佳奈ちゃんの服装はなんとなくだが覚えている…その娘を探せば…あっ!見つけた!!
これで僕が1抜け……。
その時、急に嫌な予感がした。
僕は思わず足を止める。
その直後……。
「幸子!!……え?幸子じゃない…?」
どうやらあの男の人は彼女を間違えたらしい…。
「な、なんで!?その服装は幸子だけだったはず…!?」
その時、スピーカーから司会者の声が聞こえた。
『言い忘れていましたが、皆さんの彼女の服装はランダムに入れ替えてあります!!気を付けてくださいね。それと、一度でも彼女を間違えてしまった人たちは失格です!!』
「な…!?うわ!誰だお前ら!?くっそおおおお!!!」
どうやら先ほど間違えてしまった人はどこからか現れたスタッフによって連れていかれてしまったようだ。
それにしても、そんなルールがあったなんて…さっき顔をちらっと見たら僕が佳奈ちゃんだと思った人も全然違う人だったし……危なかった。

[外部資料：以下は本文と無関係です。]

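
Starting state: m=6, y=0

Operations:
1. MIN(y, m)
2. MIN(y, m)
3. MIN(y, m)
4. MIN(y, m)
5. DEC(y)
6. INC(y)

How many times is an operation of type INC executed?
1

Counting INC operations:
Step 6: INC(y) ← INC
Total: 1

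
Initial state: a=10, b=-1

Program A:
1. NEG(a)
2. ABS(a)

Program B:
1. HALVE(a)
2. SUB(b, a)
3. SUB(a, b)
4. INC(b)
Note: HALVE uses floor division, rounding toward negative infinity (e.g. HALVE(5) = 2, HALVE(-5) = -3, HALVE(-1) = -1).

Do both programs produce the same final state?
No

Program A final state: a=10, b=-1
Program B final state: a=11, b=-5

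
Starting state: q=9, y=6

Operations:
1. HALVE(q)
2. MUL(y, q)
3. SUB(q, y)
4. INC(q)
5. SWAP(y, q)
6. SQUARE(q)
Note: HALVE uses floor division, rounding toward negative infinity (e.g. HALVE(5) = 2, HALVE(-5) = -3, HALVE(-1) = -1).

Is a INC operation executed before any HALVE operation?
No

First INC: step 4
First HALVE: step 1
Since 4 > 1, HALVE comes first.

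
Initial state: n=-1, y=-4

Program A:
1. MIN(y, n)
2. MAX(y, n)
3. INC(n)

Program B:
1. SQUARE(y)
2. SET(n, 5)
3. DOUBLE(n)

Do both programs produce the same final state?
No

Program A final state: n=0, y=-1
Program B final state: n=10, y=16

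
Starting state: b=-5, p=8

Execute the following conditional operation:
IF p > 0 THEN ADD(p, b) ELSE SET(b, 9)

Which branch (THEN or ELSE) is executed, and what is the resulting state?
Branch: THEN, Final state: b=-5, p=3

Evaluating condition: p > 0
p = 8
Condition is True, so THEN branch executes
After ADD(p, b): b=-5, p=3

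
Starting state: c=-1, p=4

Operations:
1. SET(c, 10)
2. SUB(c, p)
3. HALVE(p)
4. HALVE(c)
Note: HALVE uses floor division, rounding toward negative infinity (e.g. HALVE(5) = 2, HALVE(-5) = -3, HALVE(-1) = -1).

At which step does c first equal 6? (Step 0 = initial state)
Step 2

Tracing c:
Initial: c = -1
After step 1: c = 10
After step 2: c = 6 ← first occurrence
After step 3: c = 6
After step 4: c = 3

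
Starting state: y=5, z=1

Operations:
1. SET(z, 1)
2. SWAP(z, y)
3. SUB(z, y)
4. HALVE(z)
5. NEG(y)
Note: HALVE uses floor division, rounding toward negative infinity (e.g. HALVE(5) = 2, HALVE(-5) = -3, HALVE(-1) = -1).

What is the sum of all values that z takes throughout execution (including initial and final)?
15

Values of z at each step:
Initial: z = 1
After step 1: z = 1
After step 2: z = 5
After step 3: z = 4
After step 4: z = 2
After step 5: z = 2
Sum = 1 + 1 + 5 + 4 + 2 + 2 = 15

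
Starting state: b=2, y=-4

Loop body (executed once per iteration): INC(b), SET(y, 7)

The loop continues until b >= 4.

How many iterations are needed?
2

Tracing iterations:
Initial: b=2, y=-4
After iteration 1: b=3, y=7
After iteration 2: b=4, y=7
b >= 4 now holds, so the loop exits after 2 iterations.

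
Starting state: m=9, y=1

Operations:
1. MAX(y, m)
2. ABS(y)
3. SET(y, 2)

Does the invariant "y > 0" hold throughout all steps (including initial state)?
Yes

The invariant holds at every step.

State at each step:
Initial: m=9, y=1
After step 1: m=9, y=9
After step 2: m=9, y=9
After step 3: m=9, y=2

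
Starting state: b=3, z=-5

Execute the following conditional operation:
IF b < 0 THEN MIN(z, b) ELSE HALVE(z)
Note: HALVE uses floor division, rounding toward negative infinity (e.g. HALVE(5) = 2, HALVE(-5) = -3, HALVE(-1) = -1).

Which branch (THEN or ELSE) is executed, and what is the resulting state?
Branch: ELSE, Final state: b=3, z=-3

Evaluating condition: b < 0
b = 3
Condition is False, so ELSE branch executes
After HALVE(z): b=3, z=-3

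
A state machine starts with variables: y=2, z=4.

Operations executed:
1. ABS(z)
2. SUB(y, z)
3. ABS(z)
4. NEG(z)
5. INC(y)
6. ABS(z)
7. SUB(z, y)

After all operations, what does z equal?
z = 5

Tracing execution:
Step 1: ABS(z) → z = 4
Step 2: SUB(y, z) → z = 4
Step 3: ABS(z) → z = 4
Step 4: NEG(z) → z = -4
Step 5: INC(y) → z = -4
Step 6: ABS(z) → z = 4
Step 7: SUB(z, y) → z = 5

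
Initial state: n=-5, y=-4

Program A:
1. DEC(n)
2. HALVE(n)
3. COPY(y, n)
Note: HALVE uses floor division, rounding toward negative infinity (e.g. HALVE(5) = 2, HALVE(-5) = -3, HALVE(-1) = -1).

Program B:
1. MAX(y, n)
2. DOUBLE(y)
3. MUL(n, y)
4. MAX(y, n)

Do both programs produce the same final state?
No

Program A final state: n=-3, y=-3
Program B final state: n=40, y=40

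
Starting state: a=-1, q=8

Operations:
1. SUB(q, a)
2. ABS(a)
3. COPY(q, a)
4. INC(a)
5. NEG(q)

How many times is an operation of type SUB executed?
1

Counting SUB operations:
Step 1: SUB(q, a) ← SUB
Total: 1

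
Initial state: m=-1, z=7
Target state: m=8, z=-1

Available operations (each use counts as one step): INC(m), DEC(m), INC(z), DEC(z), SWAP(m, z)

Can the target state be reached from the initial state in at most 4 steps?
Yes

Path (2 steps): INC(z) → SWAP(m, z)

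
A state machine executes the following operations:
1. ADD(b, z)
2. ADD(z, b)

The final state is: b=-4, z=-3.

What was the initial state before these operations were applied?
b=-5, z=1

Working backwards:
Final state: b=-4, z=-3
Before step 2 (ADD(z, b)): b=-4, z=1
Before step 1 (ADD(b, z)): b=-5, z=1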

どうしようか…先ほどの司会者の言葉で慎重になっている人が多い…。
僕が迷っていたその時だった。
『おお!早くも一組目のカップルがクリアしました!!』
スピーカーからそんな声が聞こえた。
そんな…!?
くそ…とにかく走って探すしかない!!
あれは…違う!あっちの女の子も……違う!!
焦って佳奈ちゃんを探すが、ただ時間だけが過ぎ去っていくだけだった。
『二組目!三組目のクリアした人たちが現れました!!さあ!あとは二組ですよ!!』
な…!?
…こうなったら…。
僕は目を閉じて深呼吸した。
感じるんだ…僕の直感を信じろ…。
『四組目も現れました!!さあ!いよいよあと一組です!!』
焦るな…集中しろ…。
時計台の下。
頭の中にその言葉が浮かんだ瞬間、僕は走り出した。
時計台…あった!!
「佳奈ちゃん!!」
僕がそう声を掛けると時計台の下にいた女の子が僕の方を見た。
「心さん!」
良かった!あたりだ!!
僕は佳奈ちゃんの手を取って叫んだ。
「見つけた!!」
そう言うのと同時にスタッフがこちらに来て確認を取ってきた。
「はい。オッケーです。」
「じゃ、じゃあ…。」
「はい。あなたたちが決勝へと進むことが出来る五組目です。」
『そこまでー!!五組目が決まりました!それでは、決勝はまた10分後に行いますのでそれまで少々お待ちください!』
どうやら、僕たちは無事に決勝へと進むことが出来るようだ。
はあ…良かった…。
「あ、あの…心さん。見つけてくれてありがとうございます!」
佳奈ちゃんはそう言ってこちらに頭を下げてきた。
「ギリギリだったけどね…。それよりも次の決勝だ。この調子で頑張ろうね。」
「は、はい!」
佳奈ちゃんは元気よく返事をした。